Ciro: Sì, io faccio dj set. Con i Datura poi abbiamo lavorato molto e investito sul nostro passato e facciamo solo cose legate agli anni ’90, una decade eccezionale che ha permesso a me a Marco e a tanti altri colleghi di fare un iter importante. Quello che abbiamo realizzato dopo i Gaznevada come Datura a livello di successo, di popolarità, è stato molto maggiore di quello che è avvenuto prima. Con i Gaz siamo rimasti in qualche modo una cult band, nonostante i brani di successo.
Pare che i Gaznevada siano una cult band anche in Cina, confermi Marco?
Marco: Bè, parliamo di un mondo comunque underground, perché la Cina è talmente grande che per emergere devi essere veramente superfamoso. In certi ambienti però siamo noti, anche perché ci sono molti italiani là adesso e molti ci conoscono quindi, sì, abbiamo un seguito, abbiamo dei sostenitori. In Cina poi, come in tutte le nazioni estremamente chiuse, c’è grande curiosità riguardo a quello che succede all’estero.
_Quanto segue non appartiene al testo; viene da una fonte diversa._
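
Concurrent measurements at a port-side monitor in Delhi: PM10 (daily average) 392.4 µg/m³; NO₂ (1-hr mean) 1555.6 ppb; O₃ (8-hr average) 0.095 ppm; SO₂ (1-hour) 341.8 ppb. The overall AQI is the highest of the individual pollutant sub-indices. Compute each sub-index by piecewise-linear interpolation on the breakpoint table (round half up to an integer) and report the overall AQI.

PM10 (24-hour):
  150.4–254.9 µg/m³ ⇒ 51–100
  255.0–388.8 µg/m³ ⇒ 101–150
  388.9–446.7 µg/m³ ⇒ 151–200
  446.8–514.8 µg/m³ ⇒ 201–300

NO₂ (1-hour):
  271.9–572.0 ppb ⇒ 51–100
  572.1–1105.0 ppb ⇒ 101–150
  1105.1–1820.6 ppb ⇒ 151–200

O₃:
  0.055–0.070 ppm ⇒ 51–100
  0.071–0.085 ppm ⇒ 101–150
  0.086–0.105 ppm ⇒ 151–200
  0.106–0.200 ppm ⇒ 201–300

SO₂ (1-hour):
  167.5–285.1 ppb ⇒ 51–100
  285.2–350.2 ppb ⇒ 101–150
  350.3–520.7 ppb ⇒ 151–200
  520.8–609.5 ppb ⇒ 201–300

PM10 392.4: bracket 388.9–446.7 → index 151–200; slope 49/57.8, offset 3.5.
AQI = 151 + 49/57.8·3.5 ≈ 153.97 ⇒ 154.
NO₂ 1555.6: bracket 1105.1–1820.6 → index 151–200; slope 49/715.5, offset 450.5.
AQI = 151 + 49/715.5·450.5 ≈ 181.85 ⇒ 182.
O₃ 0.095: bracket 0.086–0.105 → index 151–200; slope 49/0.019, offset 0.009.
AQI = 151 + 49/0.019·0.009 ≈ 174.21 ⇒ 174.
SO₂: 341.8 lies in 285.2–350.2, so I_lo=101, I_hi=150, C_lo=285.2, C_hi=350.2.
(150−101)/(350.2−285.2) × (341.8−285.2) + 101 = 49/65.0 × 56.6 + 101 ≈ 143.67 → 144.
Sub-indices: PM10→154, NO₂→182, O₃→174, SO₂→144. Overall AQI = max = 182; dominant pollutant is NO₂.

182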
Venendo a te, Giorgio, l’anno scorso ti sei esibito come special guest durante il live set dei PingPong (il singolare progetto per aspirapolvere, chitarra e batteria dei bolognesi Andrea Renzini e Stefano Passini ndr), tenutosi in occasione della mostra “Turbo Surplus” al Museo della Musica di Bologna. È vero, come si dice in giro, che da quella serata è nata una vera e propria collaborazione?
Giorgio: Sì, la cosa in realtà è ancora ai primordi e procede lentamente, causa COVID-19. Comunque abbiamo registrato un brano che si chiama “The Future”.
Bene, vorrei concludere questa chiacchierata chiedendovi che cosa gira sul vostro stereo ultimamente…
Ciro: Personalmente ascolto la techno, quella un po’ più estrema, mi piace la psy, però essenzialmente resto legato a quella che è la musica degli anni ’90. Trovo che anche oggi si porti dietro un bello spessore. Però sono più europeo negli ascolti che non houseggiante.
Marco: Anche io, suonando ancora come dj, diciamo che ascolto un po’ tutti i generi musicali. Parliamo sempre di dance, eh.
Giorgio: Ascolto un po’ di tutto, mi piace anche Miley Cirus. Ah, poi mi piace un tipo che si chiama Weeknd.
Ciro: Ah, formidabile! È la reincarnazione musicale di Michael Jackson, e con dei brani meravigliosi. Secondo me il suo grande successo, “Blinding Lights”, è il follow up che non sono riusciti a fare gli A-ha di “Take on Me”.